- Türkbükü Location in Turkey Türkbükü Türkbükü (Turkey Aegean)
- Coordinates: 37°07′48″N 27°22′34″E﻿ / ﻿37.13000°N 27.37611°E
- Country: Turkey
- Province: Muğla
- District: Bodrum
- Population (2022): 2,566
- Time zone: UTC+3 (TRT)

= Türkbükü =

Türkbükü is a neighbourhood of the municipality and district of Bodrum, Muğla Province, Turkey. Its population is 2,566 (2022). It is a coastal town on the Turkish Riviera on the opposite side of the Bodrum peninsula from the town of Bodrum. Türkbükü has a well protected harbor ringed with high hills containing a number of luxury hotels and holiday villas. The town is situated at the ancient Greek town, Caryanda, the birthplace of the 6th-5th c. BCE Greek explorer Skylax (Σκύλαξ ο Καρυανδεύς), and currently is a favorite vacation spot and second home residency of upper-class Turks, and although less well visited by Western European tourists compared to Bodrum, it is also increasingly popular with foreign visitors.

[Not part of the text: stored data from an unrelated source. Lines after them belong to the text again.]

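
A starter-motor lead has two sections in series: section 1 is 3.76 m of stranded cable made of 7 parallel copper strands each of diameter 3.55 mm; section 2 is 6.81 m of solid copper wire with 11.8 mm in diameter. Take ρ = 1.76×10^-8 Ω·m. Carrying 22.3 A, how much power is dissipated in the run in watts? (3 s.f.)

Section 1: A_strand = π(1.7750e-03)² = 9.898e-06 m²; R₁ = ρL/(N·A_s) = (1.76×10^-8)(3.76)/(7×9.898e-06) = 9.551×10^-4 Ω
Section 2: A = π(d/2)² = π(5.9000e-03 m)² = 1.094e-04 m²
R₂ = (1.76×10^-8)(6.81)/(1.094e-04) = 0.001096 Ω
R = R₁ + R₂ = 0.002051 Ω
P = I²R = (22.3)² × 0.002051 = 1.02 W

1.02 W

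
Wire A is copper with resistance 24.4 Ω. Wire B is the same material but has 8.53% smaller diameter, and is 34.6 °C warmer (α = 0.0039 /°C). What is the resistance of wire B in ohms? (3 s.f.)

33.1 Ω

R ∝ ρL/d² with ρ ∝ (1+αΔT), so R_B/R_A = (1 − 8.53/100)⁻² × (1 + 0.0039×34.6)
= 1.195 × 1.135 = 1.357
R_B = 1.357 × 24.4 = 33.1 Ω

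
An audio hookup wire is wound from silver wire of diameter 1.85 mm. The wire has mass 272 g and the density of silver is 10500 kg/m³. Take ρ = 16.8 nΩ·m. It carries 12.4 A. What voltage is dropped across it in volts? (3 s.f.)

0.747 V

ρ = 16.8 nΩ·m = 1.68×10^-8 Ω·m
A = π(d/2)² = π(9.2500e-04 m)² = 2.6880e-06 m²
L = m/(density·A) = 0.272/(10500×2.6880e-06) = 9.637 m
R = ρL/A = (1.68×10^-8)(9.637)/(2.6880e-06) = 0.06023 Ω
V = IR = 12.4 × 0.06023 = 0.747 V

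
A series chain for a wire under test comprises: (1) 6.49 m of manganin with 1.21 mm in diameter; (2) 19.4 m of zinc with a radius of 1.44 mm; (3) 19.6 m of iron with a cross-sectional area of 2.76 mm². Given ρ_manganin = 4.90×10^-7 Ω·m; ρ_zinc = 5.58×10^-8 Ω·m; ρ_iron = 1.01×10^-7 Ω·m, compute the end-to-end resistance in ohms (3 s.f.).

3.65 Ω

Seg 1: A = π(d/2)² = π(6.0500e-04 m)² = 1.150e-06 m²
R_1 = (4.90×10^-7)(6.49)/(1.150e-06) = 2.766 Ω
Seg 2: A = πr² = π(1.4400e-03 m)² = 6.514e-06 m²
R_2 = (5.58×10^-8)(19.4)/(6.514e-06) = 0.1662 Ω
Seg 3: A = 2.76 mm² = 2.760e-06 m²
R_3 = (1.01×10^-7)(19.6)/(2.760e-06) = 0.7172 Ω
R_total = R_1 + R_2 + R_3 = 3.65 Ω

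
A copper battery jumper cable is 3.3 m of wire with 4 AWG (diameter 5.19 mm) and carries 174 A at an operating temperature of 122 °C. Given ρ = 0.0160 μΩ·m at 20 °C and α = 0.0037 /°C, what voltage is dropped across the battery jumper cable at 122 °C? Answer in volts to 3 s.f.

0.598 V

ρ = 0.0160 μΩ·m = 1.60×10^-8 Ω·m
A = π(5.19/2 mm)² = π(2.5950e-03 m)² = 2.116e-05 m²
R₍20₎ = ρL/A = (1.60×10^-8)(3.3)/(2.116e-05) = 0.002496 Ω
R₍122₎ = R₍20₎(1 + αΔT) = 0.002496 × (1 + 0.0037×102) = 0.003438 Ω
V = IR = 174 × 0.003438 = 0.598 V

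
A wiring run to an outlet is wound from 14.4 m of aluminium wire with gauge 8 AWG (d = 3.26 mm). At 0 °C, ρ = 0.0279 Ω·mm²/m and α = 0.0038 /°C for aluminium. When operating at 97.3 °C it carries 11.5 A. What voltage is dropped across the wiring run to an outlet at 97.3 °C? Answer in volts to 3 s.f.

ρ = 0.0279 Ω·mm²/m = 2.79×10^-8 Ω·m
A = π(3.26/2 mm)² = π(1.6300e-03 m)² = 8.347e-06 m²
R₍0₎ = ρL/A = (2.79×10^-8)(14.4)/(8.347e-06) = 0.04813 Ω
R₍97.3₎ = R₍0₎(1 + αΔT) = 0.04813 × (1 + 0.0038×97.3) = 0.06593 Ω
V = IR = 11.5 × 0.06593 = 0.758 V

0.758 V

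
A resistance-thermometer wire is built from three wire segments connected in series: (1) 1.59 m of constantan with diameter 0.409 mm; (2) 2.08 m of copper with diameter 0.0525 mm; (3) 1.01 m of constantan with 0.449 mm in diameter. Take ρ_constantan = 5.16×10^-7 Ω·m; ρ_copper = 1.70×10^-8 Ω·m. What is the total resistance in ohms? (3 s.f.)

Seg 1: A = π(d/2)² = π(2.0450e-04 m)² = 1.314e-07 m²
R_1 = (5.16×10^-7)(1.59)/(1.314e-07) = 6.245 Ω
Seg 2: A = π(d/2)² = π(2.6250e-05 m)² = 2.165e-09 m²
R_2 = (1.70×10^-8)(2.08)/(2.165e-09) = 16.33 Ω
Seg 3: A = π(d/2)² = π(2.2450e-04 m)² = 1.583e-07 m²
R_3 = (5.16×10^-7)(1.01)/(1.583e-07) = 3.291 Ω
R_total = R_1 + R_2 + R_3 = 25.9 Ω

25.9 Ω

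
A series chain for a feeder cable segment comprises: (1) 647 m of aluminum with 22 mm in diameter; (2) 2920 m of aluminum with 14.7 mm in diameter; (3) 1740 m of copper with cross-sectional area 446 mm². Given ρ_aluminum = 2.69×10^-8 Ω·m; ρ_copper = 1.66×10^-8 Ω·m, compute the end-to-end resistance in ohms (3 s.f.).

Seg 1: A = π(d/2)² = π(1.1000e-02 m)² = 3.801e-04 m²
R_1 = (2.69×10^-8)(647)/(3.801e-04) = 0.04578 Ω
Seg 2: A = π(d/2)² = π(7.3500e-03 m)² = 1.697e-04 m²
R_2 = (2.69×10^-8)(2920)/(1.697e-04) = 0.4628 Ω
Seg 3: A = 446 mm² = 4.460e-04 m²
R_3 = (1.66×10^-8)(1740)/(4.460e-04) = 0.06476 Ω
R_total = R_1 + R_2 + R_3 = 0.573 Ω

0.573 Ω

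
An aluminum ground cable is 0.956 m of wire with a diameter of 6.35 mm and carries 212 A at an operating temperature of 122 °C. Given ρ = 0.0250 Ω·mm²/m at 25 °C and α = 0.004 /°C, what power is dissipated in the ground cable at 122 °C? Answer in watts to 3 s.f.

47.1 W

ρ = 0.0250 Ω·mm²/m = 2.50×10^-8 Ω·m
A = π(d/2)² = π(3.1750e-03 m)² = 3.167e-05 m²
R₍25₎ = ρL/A = (2.50×10^-8)(0.956)/(3.167e-05) = 7.547×10^-4 Ω
R₍122₎ = R₍25₎(1 + αΔT) = 7.547×10^-4 × (1 + 0.004×97) = 0.001047 Ω
P = I²R = (212)² × 0.001047 = 47.1 W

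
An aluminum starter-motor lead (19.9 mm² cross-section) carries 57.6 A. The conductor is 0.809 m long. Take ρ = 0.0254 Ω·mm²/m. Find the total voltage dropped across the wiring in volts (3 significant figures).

ρ = 0.0254 Ω·mm²/m = 2.54×10^-8 Ω·m
A = 19.9 mm² = 1.990e-05 m²
R = ρL/A = (2.54×10^-8)(0.809)/(1.990e-05) = 0.001033 Ω
V = IR = 57.6 × 0.001033 = 0.0595 V

0.0595 V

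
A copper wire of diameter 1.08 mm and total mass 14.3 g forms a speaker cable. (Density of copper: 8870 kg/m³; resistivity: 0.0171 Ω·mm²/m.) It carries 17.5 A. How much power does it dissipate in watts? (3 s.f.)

ρ = 0.0171 Ω·mm²/m = 1.71×10^-8 Ω·m
A = π(d/2)² = π(5.4000e-04 m)² = 9.1609e-07 m²
L = m/(density·A) = 0.0143/(8870×9.1609e-07) = 1.76 m
R = ρL/A = (1.71×10^-8)(1.76)/(9.1609e-07) = 0.03285 Ω
P = I²R = (17.5)² × 0.03285 = 10.1 W

10.1 W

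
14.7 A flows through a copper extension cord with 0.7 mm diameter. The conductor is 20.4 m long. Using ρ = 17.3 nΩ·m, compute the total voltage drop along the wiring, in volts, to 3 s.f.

13.5 V

ρ = 17.3 nΩ·m = 1.73×10^-8 Ω·m
A = π(d/2)² = π(3.5000e-04 m)² = 3.848e-07 m²
R = ρL/A = (1.73×10^-8)(20.4)/(3.848e-07) = 0.917 Ω
V = IR = 14.7 × 0.917 = 13.5 V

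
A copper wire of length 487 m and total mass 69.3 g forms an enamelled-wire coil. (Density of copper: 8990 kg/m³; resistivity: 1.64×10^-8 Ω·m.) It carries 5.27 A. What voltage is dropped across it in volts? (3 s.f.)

A = m/(density·L) = 0.0693/(8990×487) = 1.5829e-08 m²
R = ρL/A = (1.64×10^-8)(487)/(1.5829e-08) = 504.6 Ω
V = IR = 5.27 × 504.6 = 2660 V

2660 V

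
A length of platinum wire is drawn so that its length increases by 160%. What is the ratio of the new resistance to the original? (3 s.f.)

6.76

k = 1 + 160/100 = 2.6; volume constant ⇒ A' = A/k, so R' = k²R.
Factor = 6.76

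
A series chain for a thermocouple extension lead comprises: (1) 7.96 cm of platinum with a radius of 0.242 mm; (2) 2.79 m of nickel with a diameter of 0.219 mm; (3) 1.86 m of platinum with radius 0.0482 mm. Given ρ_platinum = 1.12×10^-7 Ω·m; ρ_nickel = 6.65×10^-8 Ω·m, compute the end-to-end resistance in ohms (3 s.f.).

Seg 1: A = πr² = π(2.4200e-04 m)² = 1.840e-07 m²
R_1 = (1.12×10^-7)(0.0796)/(1.840e-07) = 0.04846 Ω
Seg 2: A = π(d/2)² = π(1.0950e-04 m)² = 3.767e-08 m²
R_2 = (6.65×10^-8)(2.79)/(3.767e-08) = 4.925 Ω
Seg 3: A = πr² = π(4.8200e-05 m)² = 7.299e-09 m²
R_3 = (1.12×10^-7)(1.86)/(7.299e-09) = 28.54 Ω
R_total = R_1 + R_2 + R_3 = 33.5 Ω

33.5 Ω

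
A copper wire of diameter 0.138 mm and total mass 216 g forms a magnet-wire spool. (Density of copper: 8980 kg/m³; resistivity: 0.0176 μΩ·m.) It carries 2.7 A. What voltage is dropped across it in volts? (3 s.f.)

ρ = 0.0176 μΩ·m = 1.76×10^-8 Ω·m
A = π(d/2)² = π(6.9000e-05 m)² = 1.4957e-08 m²
L = m/(density·A) = 0.216/(8980×1.4957e-08) = 1608 m
R = ρL/A = (1.76×10^-8)(1608)/(1.4957e-08) = 1892 Ω
V = IR = 2.7 × 1892 = 5110 V

5110 V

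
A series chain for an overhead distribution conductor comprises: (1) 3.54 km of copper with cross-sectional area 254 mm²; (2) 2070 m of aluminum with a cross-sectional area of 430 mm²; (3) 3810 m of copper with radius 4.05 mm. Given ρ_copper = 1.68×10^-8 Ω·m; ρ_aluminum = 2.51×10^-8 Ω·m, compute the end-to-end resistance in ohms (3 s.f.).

1.60 Ω

Seg 1: A = 254 mm² = 2.540e-04 m²
R_1 = (1.68×10^-8)(3540)/(2.540e-04) = 0.2341 Ω
Seg 2: A = 430 mm² = 4.300e-04 m²
R_2 = (2.51×10^-8)(2070)/(4.300e-04) = 0.1208 Ω
Seg 3: A = πr² = π(4.0500e-03 m)² = 5.153e-05 m²
R_3 = (1.68×10^-8)(3810)/(5.153e-05) = 1.242 Ω
R_total = R_1 + R_2 + R_3 = 1.60 Ω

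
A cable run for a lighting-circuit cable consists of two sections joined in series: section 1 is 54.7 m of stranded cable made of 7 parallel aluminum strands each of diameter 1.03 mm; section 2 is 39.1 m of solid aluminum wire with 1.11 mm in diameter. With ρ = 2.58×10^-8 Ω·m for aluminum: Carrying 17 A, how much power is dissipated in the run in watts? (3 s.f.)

371 W

Section 1: A_strand = π(5.1500e-04)² = 8.332e-07 m²; R₁ = ρL/(N·A_s) = (2.58×10^-8)(54.7)/(7×8.332e-07) = 0.242 Ω
Section 2: A = π(d/2)² = π(5.5500e-04 m)² = 9.677e-07 m²
R₂ = (2.58×10^-8)(39.1)/(9.677e-07) = 1.042 Ω
R = R₁ + R₂ = 1.284 Ω
P = I²R = (17)² × 1.284 = 371 W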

There are no broad sandy beaches in Türkbükü, but there is a semi-circular boardwalk dense with shops, restaurants, bars and docks for sunbathing in the day and dining in the evening. The protected harbor is a refuge for yachts and allows for swimming in swimming pool like conditions in the morning before the afternoon breeze comes in. In the high tourist season, Turkish pop-stars, models and professional athletes can be sighted at the posh bars and restaurants or strolling along the boardwalk, justifying the popular labeling of Türkbükü as the Saint-Tropez of Turkey.